While my friend was able to overcome, mental health is still a taboo topic for us in the church. We have people that suffer from mild to severe cases. For some reason, we believe in the misconception that God uses doctors and medicine for illness, just not mental illness. And yes it is hard to define. There is no blood test for mental illness. It is, for the most part, observational and subjective, but we still need to be vigilant in helping out families and friends with issues.
God’s grace is big enough to carry us through any issue, including depression and the varied forms of mental illness. This grace is what not only saves us (Titus 2:11), but sustains us (Titus 2:12) to walk in Christ throughout our lives. We should face mental illness and support each other through these problems as we would through any other illness or hardship.
We need to be more available for each other. This summer with election season and angst between African Americans and police officers, a lot of people will be under stress. This stress can trigger a lot of emotional instability. There’s a meme that has been circulating recently online after two Black men were killed by police officers, that said, “if you say you have Black friends but you have not checked on them in the last few days, they are not real friends.” This is a simple but profound statement. We must check on friends, loved ones and other believers when life is stressful. People are important. They are all we carry with us into heaven besides our efforts for Christ. Even if they don’t agree with us on every issue, Galatians 6:2 tells us to bear each others burdens.

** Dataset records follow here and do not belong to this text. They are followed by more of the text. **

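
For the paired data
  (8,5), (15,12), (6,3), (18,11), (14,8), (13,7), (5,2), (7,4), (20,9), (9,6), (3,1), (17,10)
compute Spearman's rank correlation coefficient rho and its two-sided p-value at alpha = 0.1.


Step 1: Rank x and y separately (midranks; no ties here).
rank(x): 8->5, 15->9, 6->3, 18->11, 14->8, 13->7, 5->2, 7->4, 20->12, 9->6, 3->1, 17->10
rank(y): 5->5, 12->12, 3->3, 11->11, 8->8, 7->7, 2->2, 4->4, 9->9, 6->6, 1->1, 10->10
Step 2: d_i = R_x(i) - R_y(i); compute d_i^2.
  (5-5)^2=0, (9-12)^2=9, (3-3)^2=0, (11-11)^2=0, (8-8)^2=0, (7-7)^2=0, (2-2)^2=0, (4-4)^2=0, (12-9)^2=9, (6-6)^2=0, (1-1)^2=0, (10-10)^2=0
sum(d^2) = 18.
Step 3: rho = 1 - 6*18 / (12*(12^2 - 1)) = 1 - 108/1716 = 0.937063.
Step 4: Under H0, t = rho * sqrt((n-2)/(1-rho^2)) = 8.4868 ~ t(10).
Step 5: Two-sided p-value from the t-distribution with 10 df = 0.000007.
Step 6: alpha = 0.1. reject H0.

rho = 0.9371, p = 0.000007, reject H0 at alpha = 0.1.


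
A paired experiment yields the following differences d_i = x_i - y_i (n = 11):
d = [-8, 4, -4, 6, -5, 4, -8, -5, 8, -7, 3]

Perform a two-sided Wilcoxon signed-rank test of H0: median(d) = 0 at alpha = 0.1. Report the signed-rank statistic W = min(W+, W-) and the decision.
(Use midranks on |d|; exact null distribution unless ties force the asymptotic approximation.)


Step 1: Drop any zero differences (none here) and take |d_i|.
|d| = [8, 4, 4, 6, 5, 4, 8, 5, 8, 7, 3]
Step 2: Midrank |d_i| (ties get averaged ranks).
ranks: |8|->10, |4|->3, |4|->3, |6|->7, |5|->5.5, |4|->3, |8|->10, |5|->5.5, |8|->10, |7|->8, |3|->1
Step 3: Attach original signs; sum ranks with positive sign and with negative sign.
W+ = 3 + 7 + 3 + 10 + 1 = 24
W- = 10 + 3 + 5.5 + 10 + 5.5 + 8 = 42
(Check: W+ + W- = 66 should equal n(n+1)/2 = 66.)
Step 4: Test statistic W = min(W+, W-) = 24.
Step 5: Ties in |d|, so use the tie-corrected normal approximation.
        E[W] = n(n+1)/4 = 11*12/4 = 33.
        Tie groups: |d|=4 (t=3), |d|=5 (t=2), |d|=8 (t=3); sum(t^3 - t) = 54.
        Var[W] = n(n+1)(2n+1)/24 - sum(t^3-t)/48 = 3036/24 - 54/48 = 125.375.
        z = (W - E[W]) / sqrt(Var[W]) = (24 - 33) / 11.1971 = -0.8038.
        Two-sided p = 2*Phi(z) = 0.421524.
Step 6: alpha = 0.1. fail to reject H0.

W+ = 24, W- = 42, W = min = 24, p = 0.421524, fail to reject H0.


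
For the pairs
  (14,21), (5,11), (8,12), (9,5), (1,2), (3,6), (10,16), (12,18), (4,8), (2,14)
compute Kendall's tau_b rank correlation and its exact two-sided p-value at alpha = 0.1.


Step 1: Enumerate the 45 unordered pairs (i,j) with i<j and classify each by sign(x_j-x_i) * sign(y_j-y_i).
  (1,2):dx=-9,dy=-10->C; (1,3):dx=-6,dy=-9->C; (1,4):dx=-5,dy=-16->C; (1,5):dx=-13,dy=-19->C
  (1,6):dx=-11,dy=-15->C; (1,7):dx=-4,dy=-5->C; (1,8):dx=-2,dy=-3->C; (1,9):dx=-10,dy=-13->C
  (1,10):dx=-12,dy=-7->C; (2,3):dx=+3,dy=+1->C; (2,4):dx=+4,dy=-6->D; (2,5):dx=-4,dy=-9->C
  (2,6):dx=-2,dy=-5->C; (2,7):dx=+5,dy=+5->C; (2,8):dx=+7,dy=+7->C; (2,9):dx=-1,dy=-3->C
  (2,10):dx=-3,dy=+3->D; (3,4):dx=+1,dy=-7->D; (3,5):dx=-7,dy=-10->C; (3,6):dx=-5,dy=-6->C
  (3,7):dx=+2,dy=+4->C; (3,8):dx=+4,dy=+6->C; (3,9):dx=-4,dy=-4->C; (3,10):dx=-6,dy=+2->D
  (4,5):dx=-8,dy=-3->C; (4,6):dx=-6,dy=+1->D; (4,7):dx=+1,dy=+11->C; (4,8):dx=+3,dy=+13->C
  (4,9):dx=-5,dy=+3->D; (4,10):dx=-7,dy=+9->D; (5,6):dx=+2,dy=+4->C; (5,7):dx=+9,dy=+14->C
  (5,8):dx=+11,dy=+16->C; (5,9):dx=+3,dy=+6->C; (5,10):dx=+1,dy=+12->C; (6,7):dx=+7,dy=+10->C
  (6,8):dx=+9,dy=+12->C; (6,9):dx=+1,dy=+2->C; (6,10):dx=-1,dy=+8->D; (7,8):dx=+2,dy=+2->C
  (7,9):dx=-6,dy=-8->C; (7,10):dx=-8,dy=-2->C; (8,9):dx=-8,dy=-10->C; (8,10):dx=-10,dy=-4->C
  (9,10):dx=-2,dy=+6->D
Step 2: C = 36, D = 9, total pairs = 45.
Step 3: tau = (C - D)/(n(n-1)/2) = (36 - 9)/45 = 0.600000.
Step 4: Exact two-sided p-value (enumerate n! = 3628800 permutations of y under H0): p = 0.016666.
Step 5: alpha = 0.1. reject H0.

tau_b = 0.6000 (C=36, D=9), p = 0.016666, reject H0.


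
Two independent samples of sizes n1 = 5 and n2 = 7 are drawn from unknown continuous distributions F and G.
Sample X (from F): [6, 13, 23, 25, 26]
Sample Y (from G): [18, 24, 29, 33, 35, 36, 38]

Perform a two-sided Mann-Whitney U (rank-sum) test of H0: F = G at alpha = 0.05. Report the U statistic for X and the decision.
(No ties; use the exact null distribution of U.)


Step 1: Combine and sort all 12 observations; assign midranks.
sorted (value, group): (6,X), (13,X), (18,Y), (23,X), (24,Y), (25,X), (26,X), (29,Y), (33,Y), (35,Y), (36,Y), (38,Y)
ranks: 6->1, 13->2, 18->3, 23->4, 24->5, 25->6, 26->7, 29->8, 33->9, 35->10, 36->11, 38->12
Step 2: Rank sum for X: R1 = 1 + 2 + 4 + 6 + 7 = 20.
Step 3: U_X = R1 - n1(n1+1)/2 = 20 - 5*6/2 = 20 - 15 = 5.
       U_Y = n1*n2 - U_X = 35 - 5 = 30.
Step 4: No ties, so the exact null distribution of U (based on enumerating the C(12,5) = 792 equally likely rank assignments) gives the two-sided p-value.
Step 5: p-value = 0.047980; compare to alpha = 0.05. reject H0.

U_X = 5, p = 0.047980, reject H0 at alpha = 0.05.


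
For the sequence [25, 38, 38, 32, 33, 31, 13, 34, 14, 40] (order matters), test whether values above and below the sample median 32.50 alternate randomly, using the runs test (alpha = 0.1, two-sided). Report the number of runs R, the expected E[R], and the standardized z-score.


Step 1: Compute median = 32.50; label A = above, B = below.
Labels in order: BAABABBABA  (n_A = 5, n_B = 5)
Step 2: Count runs R = 8.
Step 3: Under H0 (random ordering), E[R] = 2*n_A*n_B/(n_A+n_B) + 1 = 2*5*5/10 + 1 = 6.0000.
        Var[R] = 2*n_A*n_B*(2*n_A*n_B - n_A - n_B) / ((n_A+n_B)^2 * (n_A+n_B-1)) = 2000/900 = 2.2222.
        SD[R] = 1.4907.
Step 4: Continuity-corrected z = (R - 0.5 - E[R]) / SD[R] = (8 - 0.5 - 6.0000) / 1.4907 = 1.0062.
Step 5: Two-sided p-value via normal approximation = 2*(1 - Phi(|z|)) = 0.314305.
Step 6: alpha = 0.1. fail to reject H0.

R = 8, z = 1.0062, p = 0.314305, fail to reject H0.


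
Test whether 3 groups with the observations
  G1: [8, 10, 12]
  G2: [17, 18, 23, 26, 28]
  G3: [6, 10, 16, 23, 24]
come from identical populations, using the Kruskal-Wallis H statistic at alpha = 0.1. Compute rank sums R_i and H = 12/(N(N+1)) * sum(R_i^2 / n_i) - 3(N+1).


Step 1: Combine all N = 13 observations and assign midranks.
sorted (value, group, rank): (6,G3,1), (8,G1,2), (10,G1,3.5), (10,G3,3.5), (12,G1,5), (16,G3,6), (17,G2,7), (18,G2,8), (23,G2,9.5), (23,G3,9.5), (24,G3,11), (26,G2,12), (28,G2,13)
Step 2: Sum ranks within each group.
R_1 = 10.5 (n_1 = 3)
R_2 = 49.5 (n_2 = 5)
R_3 = 31 (n_3 = 5)
Step 3: H = 12/(N(N+1)) * sum(R_i^2/n_i) - 3(N+1)
     = 12/(13*14) * (10.5^2/3 + 49.5^2/5 + 31^2/5) - 3*14
     = 0.065934 * 719 - 42
     = 5.406593.
Step 4: Ties present; correction factor C = 1 - 12/(13^3 - 13) = 0.994505. Corrected H = 5.406593 / 0.994505 = 5.436464.
Step 5: Under H0, H ~ chi^2(2); p-value = 0.065991.
Step 6: alpha = 0.1. reject H0.

H = 5.4365, df = 2, p = 0.065991, reject H0.


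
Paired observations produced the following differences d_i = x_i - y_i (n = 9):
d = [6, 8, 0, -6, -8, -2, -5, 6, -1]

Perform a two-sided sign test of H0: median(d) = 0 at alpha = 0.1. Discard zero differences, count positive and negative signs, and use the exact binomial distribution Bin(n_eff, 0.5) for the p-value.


Step 1: Discard zero differences. Original n = 9; n_eff = number of nonzero differences = 8.
Nonzero differences (with sign): +6, +8, -6, -8, -2, -5, +6, -1
Step 2: Count signs: positive = 3, negative = 5.
Step 3: Under H0: P(positive) = 0.5, so the number of positives S ~ Bin(8, 0.5).
Step 4: Two-sided exact p-value = sum of Bin(8,0.5) probabilities at or below the observed probability = 0.726562.
Step 5: alpha = 0.1. fail to reject H0.

n_eff = 8, pos = 3, neg = 5, p = 0.726562, fail to reject H0.


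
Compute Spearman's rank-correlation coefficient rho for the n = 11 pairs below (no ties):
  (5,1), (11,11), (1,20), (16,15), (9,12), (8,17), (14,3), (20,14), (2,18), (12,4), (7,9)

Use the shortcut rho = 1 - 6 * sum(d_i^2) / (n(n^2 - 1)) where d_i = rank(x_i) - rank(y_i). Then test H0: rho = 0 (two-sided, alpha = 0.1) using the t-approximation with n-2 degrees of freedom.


Step 1: Rank x and y separately (midranks; no ties here).
rank(x): 5->3, 11->7, 1->1, 16->10, 9->6, 8->5, 14->9, 20->11, 2->2, 12->8, 7->4
rank(y): 1->1, 11->5, 20->11, 15->8, 12->6, 17->9, 3->2, 14->7, 18->10, 4->3, 9->4
Step 2: d_i = R_x(i) - R_y(i); compute d_i^2.
  (3-1)^2=4, (7-5)^2=4, (1-11)^2=100, (10-8)^2=4, (6-6)^2=0, (5-9)^2=16, (9-2)^2=49, (11-7)^2=16, (2-10)^2=64, (8-3)^2=25, (4-4)^2=0
sum(d^2) = 282.
Step 3: rho = 1 - 6*282 / (11*(11^2 - 1)) = 1 - 1692/1320 = -0.281818.
Step 4: Under H0, t = rho * sqrt((n-2)/(1-rho^2)) = -0.8812 ~ t(9).
Step 5: Two-sided p-value from the t-distribution with 9 df = 0.401145.
Step 6: alpha = 0.1. fail to reject H0.

rho = -0.2818, p = 0.401145, fail to reject H0 at alpha = 0.1.


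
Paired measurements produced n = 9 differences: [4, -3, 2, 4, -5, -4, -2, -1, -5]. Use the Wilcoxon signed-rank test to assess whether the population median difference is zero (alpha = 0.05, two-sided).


Step 1: Drop any zero differences (none here) and take |d_i|.
|d| = [4, 3, 2, 4, 5, 4, 2, 1, 5]
Step 2: Midrank |d_i| (ties get averaged ranks).
ranks: |4|->6, |3|->4, |2|->2.5, |4|->6, |5|->8.5, |4|->6, |2|->2.5, |1|->1, |5|->8.5
Step 3: Attach original signs; sum ranks with positive sign and with negative sign.
W+ = 6 + 2.5 + 6 = 14.5
W- = 4 + 8.5 + 6 + 2.5 + 1 + 8.5 = 30.5
(Check: W+ + W- = 45 should equal n(n+1)/2 = 45.)
Step 4: Test statistic W = min(W+, W-) = 14.5.
Step 5: Ties in |d|, so use the tie-corrected normal approximation.
        E[W] = n(n+1)/4 = 9*10/4 = 22.5.
        Tie groups: |d|=2 (t=2), |d|=4 (t=3), |d|=5 (t=2); sum(t^3 - t) = 36.
        Var[W] = n(n+1)(2n+1)/24 - sum(t^3-t)/48 = 1710/24 - 36/48 = 70.5.
        z = (W - E[W]) / sqrt(Var[W]) = (14.5 - 22.5) / 8.3964 = -0.9528.
        Two-sided p = 2*Phi(z) = 0.340698.
Step 6: alpha = 0.05. fail to reject H0.

W+ = 14.5, W- = 30.5, W = min = 14.5, p = 0.340698, fail to reject H0.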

God does heal and restore. Often we only think of this for physical illness or if we experience difficult circumstances. We need to expect these miracles from God for people that have emotional problems also. God is there to heal, strengthen, help and hold us up in all ways that we feel troubled. (Isaiah 41:10, Psalms 46:1–3)
As a side note — — I had a very different out look on guns after experiencing this mass shooting. It is one that people who have not lived through it cannot have. Once you see the damage and size of the wounds that certain weapons can cause, you understand why they doesn’t need to be in the hands of people that are not trained professional soldiers. Listen to people who have lived through these experiences more than what others demand to be right.